How nice to find a sympathetic investigator with deep pockets and friends in high places! Idelia Fisher recruits Henry Gamadge to help her trace a lost friend - Howard Crenshaw, whom she met in upstate New York. Now he has moved to New York City and been taken to hospital, and the only thing of his she possesses is an old edition of Shakespeare - a convenient pretext for engaging Gamadge's professional interest.
Unfortunately Crenshaw is dead of leukemia, Idelia's interest in the case gets her head bashed in, and Gamadge is left to pursue the case. Luckily he has contacts in detective agencies to cover the upstate angle and in the FBI to cover Manhattan.
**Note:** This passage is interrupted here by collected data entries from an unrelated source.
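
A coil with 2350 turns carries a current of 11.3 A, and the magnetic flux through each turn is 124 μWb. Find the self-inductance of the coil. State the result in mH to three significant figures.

Self-inductance is defined by L = NΦ_B/I (flux linkage over current).
L = (2350)(1.240×10^-4 Wb)/(11.3 A) = 2.579×10^-2 H.

L ≈ 25.8 mH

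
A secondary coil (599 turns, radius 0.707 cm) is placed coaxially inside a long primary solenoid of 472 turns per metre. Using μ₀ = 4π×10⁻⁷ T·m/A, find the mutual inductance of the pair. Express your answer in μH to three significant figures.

M ≈ 55.8 μH

The outer solenoid produces a uniform field B₁ = μ₀n₁I₁ across the inner coil,
so the flux linkage is N₂Φ = N₂B₁A₂ = μ₀n₁N₂A₂·I₁, giving M = μ₀n₁N₂A₂.
A₂ = πr² = π(7.070×10^-3 m)² = 1.570×10^-4 m².
M = (4π×10⁻⁷)(472)(599)(1.570×10^-4) = 5.579×10^-5 H.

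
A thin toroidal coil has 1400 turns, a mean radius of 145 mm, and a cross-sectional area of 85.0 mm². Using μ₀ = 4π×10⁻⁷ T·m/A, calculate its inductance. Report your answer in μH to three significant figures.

L ≈ 230 μH

For a thin toroid, L = μ₀N²A/(2πR).
L = (4π×10⁻⁷)(1400)²(8.500×10^-5) / (2π×0.145 m) = 2.298×10^-4 H.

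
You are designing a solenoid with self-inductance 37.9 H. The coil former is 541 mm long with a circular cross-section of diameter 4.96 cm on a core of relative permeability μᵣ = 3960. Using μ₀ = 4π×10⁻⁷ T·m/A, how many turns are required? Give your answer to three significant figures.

N ≈ 1460 turns

A = π(d/2)² = π(2.480×10^-2 m)² = 1.932×10^-3 m².
From L = μ₀μᵣN²A/ℓ, N = √(Lℓ / (μ₀μᵣA)).
N = √[(37.9)(0.541) / ((4π×10⁻⁷)(3960)×1.932×10^-3)] = √(2.132×10^6) ≈ 1460.3.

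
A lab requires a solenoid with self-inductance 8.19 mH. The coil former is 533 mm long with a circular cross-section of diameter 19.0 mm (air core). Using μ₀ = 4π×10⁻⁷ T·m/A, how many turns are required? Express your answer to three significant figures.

A = π(d/2)² = π(9.500×10^-3 m)² = 2.835×10^-4 m².
From L = μ₀N²A/ℓ, N = √(Lℓ / (μ₀A)).
N = √[(8.190×10^-3)(0.533) / ((4π×10⁻⁷)×2.835×10^-4)] = √(1.225×10^7) ≈ 3500.3.

N ≈ 3500 turns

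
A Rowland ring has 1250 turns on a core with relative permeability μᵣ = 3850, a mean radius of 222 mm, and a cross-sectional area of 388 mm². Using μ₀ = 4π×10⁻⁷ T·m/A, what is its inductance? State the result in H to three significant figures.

L ≈ 2.10 H

For a thin toroid, L = μ₀μᵣN²A/(2πR).
L = (4π×10⁻⁷)(3850)(1250)²(3.880×10^-4) / (2π×0.222 m) = 2.103 H.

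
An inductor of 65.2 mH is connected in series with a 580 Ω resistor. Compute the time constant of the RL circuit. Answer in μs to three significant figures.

τ = L/R = (6.520×10^-2 H)/(580 Ω) = 1.124×10^-4 s.

τ ≈ 112 μs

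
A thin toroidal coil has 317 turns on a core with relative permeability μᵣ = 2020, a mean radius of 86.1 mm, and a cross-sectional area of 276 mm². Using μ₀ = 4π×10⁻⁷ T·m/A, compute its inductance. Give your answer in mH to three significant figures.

For a thin toroid, L = μ₀μᵣN²A/(2πR).
L = (4π×10⁻⁷)(2020)(317)²(2.760×10^-4) / (2π×8.610×10^-2 m) = 0.1301 H.

L ≈ 130 mH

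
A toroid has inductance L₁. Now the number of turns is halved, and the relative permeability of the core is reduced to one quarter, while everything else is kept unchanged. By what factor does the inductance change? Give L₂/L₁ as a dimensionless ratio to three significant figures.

L₂/L₁ = 0.0625

For a toroid, L ∝ μᵣN²A/R.
L₂/L₁ = (0.5)^2 × (0.25) = 0.0625.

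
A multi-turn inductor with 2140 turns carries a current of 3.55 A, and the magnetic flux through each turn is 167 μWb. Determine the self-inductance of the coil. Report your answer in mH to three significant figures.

Self-inductance is defined by L = NΦ_B/I (flux linkage over current).
L = (2140)(1.670×10^-4 Wb)/(3.55 A) = 0.1007 H.

L ≈ 101 mH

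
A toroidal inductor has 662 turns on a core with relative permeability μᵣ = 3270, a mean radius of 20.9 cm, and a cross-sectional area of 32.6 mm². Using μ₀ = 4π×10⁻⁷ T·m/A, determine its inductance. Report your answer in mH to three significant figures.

L ≈ 44.7 mH

For a thin toroid, L = μ₀μᵣN²A/(2πR).
L = (4π×10⁻⁷)(3270)(662)²(3.260×10^-5) / (2π×0.209 m) = 4.471×10^-2 H.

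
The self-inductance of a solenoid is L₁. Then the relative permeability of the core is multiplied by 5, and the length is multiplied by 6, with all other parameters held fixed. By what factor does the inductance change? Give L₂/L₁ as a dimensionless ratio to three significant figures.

L₂/L₁ = 0.833

For a solenoid, L ∝ μᵣN²A/ℓ.
L₂/L₁ = (5) × (6)^-1 = 0.833.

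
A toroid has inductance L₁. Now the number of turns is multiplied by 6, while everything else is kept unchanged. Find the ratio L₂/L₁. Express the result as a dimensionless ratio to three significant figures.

For a toroid, L ∝ μᵣN²A/R.
L₂/L₁ = (6)^2 = 36.0.

L₂/L₁ = 36.0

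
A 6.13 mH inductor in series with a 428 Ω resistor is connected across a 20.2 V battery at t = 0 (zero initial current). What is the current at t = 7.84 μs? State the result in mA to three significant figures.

I ≈ 19.9 mA

τ = L/R = 6.130×10^-3/428 = 1.432×10^-5 s; final current I_∞ = ε/R = 20.2/428 = 4.720×10^-2 A.
I(t) = I_∞(1 − e^(−t/τ)) with t/τ = 0.547.
I = (4.720×10^-2)(1 − e^(−0.547)) = 1.990×10^-2 A.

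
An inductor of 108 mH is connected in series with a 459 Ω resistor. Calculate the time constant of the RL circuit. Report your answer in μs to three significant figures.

τ ≈ 235 μs

τ = L/R = (0.108 H)/(459 Ω) = 2.353×10^-4 s.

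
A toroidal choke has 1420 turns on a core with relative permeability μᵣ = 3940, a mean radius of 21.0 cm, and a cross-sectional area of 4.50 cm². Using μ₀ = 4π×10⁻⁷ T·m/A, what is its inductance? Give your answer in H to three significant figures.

L ≈ 3.40 H

For a thin toroid, L = μ₀μᵣN²A/(2πR).
L = (4π×10⁻⁷)(3940)(1420)²(4.500×10^-4) / (2π×0.21 m) = 3.4048 H.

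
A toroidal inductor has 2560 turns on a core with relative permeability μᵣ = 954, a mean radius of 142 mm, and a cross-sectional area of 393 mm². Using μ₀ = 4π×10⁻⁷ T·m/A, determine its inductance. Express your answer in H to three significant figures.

L ≈ 3.46 H

For a thin toroid, L = μ₀μᵣN²A/(2πR).
L = (4π×10⁻⁷)(954)(2560)²(3.930×10^-4) / (2π×0.142 m) = 3.461 H.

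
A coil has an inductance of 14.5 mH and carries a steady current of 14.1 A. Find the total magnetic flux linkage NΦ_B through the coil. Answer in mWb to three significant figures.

From L = NΦ_B/I, the flux linkage is NΦ_B = LI.
NΦ_B = (1.450×10^-2 H)(14.1 A) = 0.2044 Wb.

NΦ_B ≈ 204 mWb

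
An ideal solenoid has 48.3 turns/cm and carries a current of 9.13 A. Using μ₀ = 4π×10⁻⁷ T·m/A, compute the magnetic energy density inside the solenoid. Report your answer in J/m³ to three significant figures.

B = μ₀nI = (4π×10⁻⁷)(4.830×10^3)(9.13) = 5.542×10^-2 T.
u = B²/(2μ₀) = (5.542×10^-2)²/(2×4π×10⁻⁷) = 1.222×10^3 J/m³.

u ≈ 1220 J/m³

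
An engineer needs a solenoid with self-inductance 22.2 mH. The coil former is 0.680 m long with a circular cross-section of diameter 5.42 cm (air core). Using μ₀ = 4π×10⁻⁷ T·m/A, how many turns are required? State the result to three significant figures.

N ≈ 2280 turns

A = π(d/2)² = π(2.710×10^-2 m)² = 2.307×10^-3 m².
From L = μ₀N²A/ℓ, N = √(Lℓ / (μ₀A)).
N = √[(2.220×10^-2)(0.68) / ((4π×10⁻⁷)×2.307×10^-3)] = √(5.207×10^6) ≈ 2281.8.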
Who killed Idelia and attempted Gamadge's life? Is it the shifty doctor, the unexpected Mrs Crenshaw, ingenuous Lucette Daker or the mysterious Mr Pike?
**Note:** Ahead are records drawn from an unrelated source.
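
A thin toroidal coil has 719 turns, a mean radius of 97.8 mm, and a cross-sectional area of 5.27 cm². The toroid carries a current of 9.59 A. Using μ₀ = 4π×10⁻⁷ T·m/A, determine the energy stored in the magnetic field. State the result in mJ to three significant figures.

L = μ₀N²A/(2πR) = (4π×10⁻⁷)(719)²(5.270×10^-4)/(2π×9.780×10^-2) = 5.571×10^-4 H.
U = ½LI² = ½(5.571×10^-4)(9.59)² = 2.562×10^-2 J.

U ≈ 25.6 mJ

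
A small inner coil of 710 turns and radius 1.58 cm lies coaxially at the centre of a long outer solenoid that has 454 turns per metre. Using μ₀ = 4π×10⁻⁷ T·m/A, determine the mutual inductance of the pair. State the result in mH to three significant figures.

M ≈ 0.318 mH

The outer solenoid produces a uniform field B₁ = μ₀n₁I₁ across the inner coil,
so the flux linkage is N₂Φ = N₂B₁A₂ = μ₀n₁N₂A₂·I₁, giving M = μ₀n₁N₂A₂.
A₂ = πr² = π(1.580×10^-2 m)² = 7.843×10^-4 m².
M = (4π×10⁻⁷)(454)(710)(7.843×10^-4) = 3.177×10^-4 H.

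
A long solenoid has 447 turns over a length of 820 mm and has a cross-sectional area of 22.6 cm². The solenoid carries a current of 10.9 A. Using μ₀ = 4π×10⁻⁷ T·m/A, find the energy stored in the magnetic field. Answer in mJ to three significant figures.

A = 22.6 cm² = 2.260×10^-3 m².
L = μ₀N²A/ℓ = (4π×10⁻⁷)(447)²(2.260×10^-3)/(0.82) = 6.920×10^-4 H.
U = ½LI² = ½(6.920×10^-4)(10.9)² = 4.111×10^-2 J.

U ≈ 41.1 mJ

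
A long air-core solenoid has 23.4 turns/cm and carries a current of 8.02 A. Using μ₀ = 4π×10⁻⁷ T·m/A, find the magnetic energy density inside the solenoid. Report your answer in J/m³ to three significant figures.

u ≈ 221 J/m³

B = μ₀nI = (4π×10⁻⁷)(2.340×10^3)(8.02) = 2.358×10^-2 T.
u = B²/(2μ₀) = (2.358×10^-2)²/(2×4π×10⁻⁷) = 221.3 J/m³.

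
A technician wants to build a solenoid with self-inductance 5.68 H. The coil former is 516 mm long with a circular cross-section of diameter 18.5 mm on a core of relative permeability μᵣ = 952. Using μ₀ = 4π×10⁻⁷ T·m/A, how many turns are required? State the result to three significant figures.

A = π(d/2)² = π(9.250×10^-3 m)² = 2.688×10^-4 m².
From L = μ₀μᵣN²A/ℓ, N = √(Lℓ / (μ₀μᵣA)).
N = √[(5.68)(0.516) / ((4π×10⁻⁷)(952)×2.688×10^-4)] = √(9.114×10^6) ≈ 3019.0.

N ≈ 3020 turns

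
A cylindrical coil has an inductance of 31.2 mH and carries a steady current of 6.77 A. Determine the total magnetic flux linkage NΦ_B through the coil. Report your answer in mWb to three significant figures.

NΦ_B ≈ 211 mWb

From L = NΦ_B/I, the flux linkage is NΦ_B = LI.
NΦ_B = (3.120×10^-2 H)(6.77 A) = 0.2112 Wb.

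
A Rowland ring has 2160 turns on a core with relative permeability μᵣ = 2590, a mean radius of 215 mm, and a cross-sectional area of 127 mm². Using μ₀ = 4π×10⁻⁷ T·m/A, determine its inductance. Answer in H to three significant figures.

L ≈ 1.43 H

For a thin toroid, L = μ₀μᵣN²A/(2πR).
L = (4π×10⁻⁷)(2590)(2160)²(1.270×10^-4) / (2π×0.215 m) = 1.428 H.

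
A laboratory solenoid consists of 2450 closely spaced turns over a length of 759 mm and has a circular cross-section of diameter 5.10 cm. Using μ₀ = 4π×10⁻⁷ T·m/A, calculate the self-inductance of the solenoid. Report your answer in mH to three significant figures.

L ≈ 20.3 mH

A = π(d/2)² = π(2.550×10^-2 m)² = 2.043×10^-3 m².
For a long solenoid, L = μ₀N²A/ℓ.
L = (4π×10⁻⁷)(2450)²(2.043×10^-3)/(0.759 m) = 2.030×10^-2 H.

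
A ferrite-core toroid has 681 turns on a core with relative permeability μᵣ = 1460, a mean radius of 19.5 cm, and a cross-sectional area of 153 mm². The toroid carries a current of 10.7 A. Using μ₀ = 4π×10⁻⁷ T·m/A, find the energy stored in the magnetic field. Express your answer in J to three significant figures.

L = μ₀μᵣN²A/(2πR) = (4π×10⁻⁷)(1460)(681)²(1.530×10^-4)/(2π×0.195) = 0.1063 H.
U = ½LI² = ½(0.1063)(10.7)² = 6.082 J.

U ≈ 6.08 J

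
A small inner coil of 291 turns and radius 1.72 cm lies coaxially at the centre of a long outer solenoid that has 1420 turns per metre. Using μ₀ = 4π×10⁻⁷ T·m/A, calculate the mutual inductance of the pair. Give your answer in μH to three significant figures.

M ≈ 483 μH

The outer solenoid produces a uniform field B₁ = μ₀n₁I₁ across the inner coil,
so the flux linkage is N₂Φ = N₂B₁A₂ = μ₀n₁N₂A₂·I₁, giving M = μ₀n₁N₂A₂.
A₂ = πr² = π(1.720×10^-2 m)² = 9.294×10^-4 m².
M = (4π×10⁻⁷)(1420)(291)(9.294×10^-4) = 4.826×10^-4 H.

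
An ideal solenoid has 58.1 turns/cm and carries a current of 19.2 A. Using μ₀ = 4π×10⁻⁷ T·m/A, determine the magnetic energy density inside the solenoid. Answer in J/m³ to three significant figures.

u ≈ 7820 J/m³

B = μ₀nI = (4π×10⁻⁷)(5.810×10^3)(19.2) = 0.1402 T.
u = B²/(2μ₀) = (0.1402)²/(2×4π×10⁻⁷) = 7.819×10^3 J/m³.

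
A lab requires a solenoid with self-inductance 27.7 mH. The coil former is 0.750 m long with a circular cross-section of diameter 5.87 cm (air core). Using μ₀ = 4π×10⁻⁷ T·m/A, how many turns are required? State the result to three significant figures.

N ≈ 2470 turns

A = π(d/2)² = π(2.935×10^-2 m)² = 2.706×10^-3 m².
From L = μ₀N²A/ℓ, N = √(Lℓ / (μ₀A)).
N = √[(2.770×10^-2)(0.75) / ((4π×10⁻⁷)×2.706×10^-3)] = √(6.109×10^6) ≈ 2471.6.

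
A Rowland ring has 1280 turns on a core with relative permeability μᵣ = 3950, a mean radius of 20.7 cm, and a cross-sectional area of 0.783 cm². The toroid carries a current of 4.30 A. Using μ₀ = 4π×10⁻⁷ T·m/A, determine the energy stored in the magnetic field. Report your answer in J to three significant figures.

L = μ₀μᵣN²A/(2πR) = (4π×10⁻⁷)(3950)(1280)²(7.830×10^-5)/(2π×0.207) = 0.4896 H.
U = ½LI² = ½(0.4896)(4.30)² = 4.526 J.

U ≈ 4.53 J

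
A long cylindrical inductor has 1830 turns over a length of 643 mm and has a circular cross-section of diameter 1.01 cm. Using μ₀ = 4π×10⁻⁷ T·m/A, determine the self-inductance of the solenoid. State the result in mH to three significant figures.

L ≈ 0.524 mH

A = π(d/2)² = π(5.050×10^-3 m)² = 8.012×10^-5 m².
For a long solenoid, L = μ₀N²A/ℓ.
L = (4π×10⁻⁷)(1830)²(8.012×10^-5)/(0.643 m) = 5.244×10^-4 H.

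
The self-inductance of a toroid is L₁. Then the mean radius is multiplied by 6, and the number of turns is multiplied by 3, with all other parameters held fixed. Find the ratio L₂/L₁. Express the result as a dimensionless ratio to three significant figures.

For a toroid, L ∝ μᵣN²A/R.
L₂/L₁ = (6)^-1 × (3)^2 = 1.50.

L₂/L₁ = 1.50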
Set during WWII, The Book of the Dead incorporates some features of wartime; petrol rationing and the absence of young men, for instance. There are odd and (to me) incongrous moments of romance, and a good deal of shrewd character-drawing. Gamadge himself remains fairly formal and colourless, rather reminiscent of Leo Bruce's Carolus Deene, but his investigation is thorough enough. Some clues are kept from the reader, but the basic structure of the scam is clear almost from the beginning. Moderately entertaining.